Medical Release Liners
Release liners are another important component in any medical device, tape or construction using medical grade pressure sensitive adhesives. Medical release liners provide several functions in medical device manufacturing and pharmaceutical packaging. They package and protect most of the products described in Table 1 while providing easy removal by patients or medical personnel at the time of use. Liners are also process carriers enabling easier handling, converting and assembly without the adhesive medical products sticking together in a mess.
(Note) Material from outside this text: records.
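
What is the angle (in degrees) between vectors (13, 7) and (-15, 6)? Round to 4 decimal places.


dot = 13*-15 + 7*6 = -153
|u| = 14.7648, |v| = 16.1555
cos(angle) = -0.6414
angle = 129.8978 degrees

129.8978 degrees


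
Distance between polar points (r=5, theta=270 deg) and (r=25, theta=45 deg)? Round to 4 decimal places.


d = sqrt(r1^2 + r2^2 - 2*r1*r2*cos(t2-t1))
d = sqrt(5^2 + 25^2 - 2*5*25*cos(45-270)) = 28.7537

28.7537


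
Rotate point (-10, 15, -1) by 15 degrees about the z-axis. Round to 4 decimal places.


x' = -10*cos(15) - 15*sin(15) = -13.5415
y' = -10*sin(15) + 15*cos(15) = 11.9007
z' = -1

(-13.5415, 11.9007, -1)


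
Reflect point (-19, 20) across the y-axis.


Reflection across y-axis: (x, y) -> (-x, y)
(-19, 20) -> (19, 20)

(19, 20)


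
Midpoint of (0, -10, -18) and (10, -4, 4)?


Midpoint = ((0+10)/2, (-10+-4)/2, (-18+4)/2) = (5, -7, -7)

(5, -7, -7)


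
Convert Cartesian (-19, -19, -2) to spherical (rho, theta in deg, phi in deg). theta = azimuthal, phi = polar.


rho = sqrt((-19)^2 + (-19)^2 + (-2)^2) = 26.9444
theta = atan2(-19, -19) = 225 deg
phi = acos(-2/26.9444) = 94.2568 deg

rho = 26.9444, theta = 225 deg, phi = 94.2568 deg


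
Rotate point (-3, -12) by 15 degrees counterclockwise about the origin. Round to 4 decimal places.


x' = -3*cos(15) - -12*sin(15) = 0.2081
y' = -3*sin(15) + -12*cos(15) = -12.3676

(0.2081, -12.3676)


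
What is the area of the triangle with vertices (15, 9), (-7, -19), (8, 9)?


Area = |x1(y2-y3) + x2(y3-y1) + x3(y1-y2)| / 2
= |15*(-19-9) + -7*(9-9) + 8*(9--19)| / 2
= 98

98


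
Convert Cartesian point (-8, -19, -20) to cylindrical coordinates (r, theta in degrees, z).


r = sqrt((-8)^2 + (-19)^2) = 20.6155
theta = atan2(-19, -8) = 247.1663 deg
z = -20

r = 20.6155, theta = 247.1663 deg, z = -20


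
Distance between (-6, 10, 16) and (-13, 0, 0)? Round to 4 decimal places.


d = sqrt((-13--6)^2 + (0-10)^2 + (0-16)^2) = 20.1246

20.1246


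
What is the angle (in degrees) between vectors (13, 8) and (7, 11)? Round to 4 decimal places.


dot = 13*7 + 8*11 = 179
|u| = 15.2643, |v| = 13.0384
cos(angle) = 0.8994
angle = 25.9213 degrees

25.9213 degrees


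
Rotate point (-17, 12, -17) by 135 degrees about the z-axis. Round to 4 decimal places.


x' = -17*cos(135) - 12*sin(135) = 3.5355
y' = -17*sin(135) + 12*cos(135) = -20.5061
z' = -17

(3.5355, -20.5061, -17)


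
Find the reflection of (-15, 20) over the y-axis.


Reflection across y-axis: (x, y) -> (-x, y)
(-15, 20) -> (15, 20)

(15, 20)


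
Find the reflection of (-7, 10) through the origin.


Reflection through origin: (x, y) -> (-x, -y)
(-7, 10) -> (7, -10)

(7, -10)


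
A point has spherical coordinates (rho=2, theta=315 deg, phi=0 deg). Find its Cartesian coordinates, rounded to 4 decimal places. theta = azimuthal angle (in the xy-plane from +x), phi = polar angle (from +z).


x = 2 * sin(0) * cos(315) = 0
y = 2 * sin(0) * sin(315) = 0
z = 2 * cos(0) = 2

(0, 0, 2)


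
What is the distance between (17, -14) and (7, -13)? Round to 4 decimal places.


d = sqrt((7-17)^2 + (-13--14)^2) = 10.0499

10.0499


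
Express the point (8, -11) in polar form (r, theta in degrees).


r = sqrt(8^2 + (-11)^2) = 13.6015
theta = atan2(-11, 8) = 306.0274 degrees

r = 13.6015, theta = 306.0274 degrees


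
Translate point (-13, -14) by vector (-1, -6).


Translation: (x+dx, y+dy) = (-13+-1, -14+-6) = (-14, -20)

(-14, -20)


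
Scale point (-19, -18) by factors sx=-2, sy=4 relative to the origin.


Scaling: (x*sx, y*sy) = (-19*-2, -18*4) = (38, -72)

(38, -72)


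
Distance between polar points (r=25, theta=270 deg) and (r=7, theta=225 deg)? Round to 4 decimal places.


d = sqrt(r1^2 + r2^2 - 2*r1*r2*cos(t2-t1))
d = sqrt(25^2 + 7^2 - 2*25*7*cos(225-270)) = 20.6522

20.6522


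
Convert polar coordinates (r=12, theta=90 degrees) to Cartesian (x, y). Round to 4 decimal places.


x = 12 * cos(90) = 0
y = 12 * sin(90) = 12

(0, 12)


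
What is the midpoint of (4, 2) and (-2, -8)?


Midpoint = ((4+-2)/2, (2+-8)/2) = (1, -3)

(1, -3)


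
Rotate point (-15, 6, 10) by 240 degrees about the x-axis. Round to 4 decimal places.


x' = -15
y' = 6*cos(240) - 10*sin(240) = 5.6603
z' = 6*sin(240) + 10*cos(240) = -10.1962

(-15, 5.6603, -10.1962)


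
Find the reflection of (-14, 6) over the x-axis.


Reflection across x-axis: (x, y) -> (x, -y)
(-14, 6) -> (-14, -6)

(-14, -6)


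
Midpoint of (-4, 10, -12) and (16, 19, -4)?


Midpoint = ((-4+16)/2, (10+19)/2, (-12+-4)/2) = (6, 14.5, -8)

(6, 14.5, -8)


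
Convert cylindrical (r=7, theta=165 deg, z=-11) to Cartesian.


x = 7 * cos(165) = -6.7615
y = 7 * sin(165) = 1.8117
z = -11

(-6.7615, 1.8117, -11)


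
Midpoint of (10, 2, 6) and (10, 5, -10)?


Midpoint = ((10+10)/2, (2+5)/2, (6+-10)/2) = (10, 3.5, -2)

(10, 3.5, -2)


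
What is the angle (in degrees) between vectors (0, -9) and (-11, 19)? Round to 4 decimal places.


dot = 0*-11 + -9*19 = -171
|u| = 9, |v| = 21.9545
cos(angle) = -0.8654
angle = 149.9314 degrees

149.9314 degrees


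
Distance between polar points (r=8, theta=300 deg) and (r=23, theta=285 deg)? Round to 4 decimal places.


d = sqrt(r1^2 + r2^2 - 2*r1*r2*cos(t2-t1))
d = sqrt(8^2 + 23^2 - 2*8*23*cos(285-300)) = 15.4123

15.4123


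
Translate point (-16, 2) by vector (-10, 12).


Translation: (x+dx, y+dy) = (-16+-10, 2+12) = (-26, 14)

(-26, 14)


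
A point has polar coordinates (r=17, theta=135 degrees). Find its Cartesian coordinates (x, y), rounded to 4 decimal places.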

The adhesive should not be retained or transfer to the release coating and the release coating should not transfer to the adhesive. Transfer could reduce the stickiness of the adhesive or impair drug delivery. The release coating must keep the adhesive tacky. In most applications, the release liner is discarded. Some medical applications may require reuse, repositioning or reapplication such as sensors or TENS electrodes, so an adhesive coated medical device may need to be peeled on and off the release liner. Saint-Gobain Performance Plastics provides a wide variety of high performance medical release liners under the NORFILM™ brand along with precision coating, laminating and customization services.
Medical Adhesive Compliance
Design, manufacturing and testing of pressure sensitive bioadhesives requires compliance to stringent FDA, ISO, USP, MHRA, Ph.Eu. or the applicable Notified Body regulations. Medical tapes typically have to conform to ISO 10933 standard for biocompatibility. ISO 10933 contains in vitro tests to evaluate the cytotoxicity of medical devices by assessing the toxic effects of adhesive extracts on cell cultures. The tape or PSA must also be devoid of any animal based raw materials according to BSE/TSE requirements. The medical adhesive product should be able to go through EtO, UV or thermal sterilization regimes to meet microbial limits without any property degradations.
A wide variety of medical pressure sensitive adhesives are available today to serve the multitude of new and developing drug, medical and pharmaceutical applications.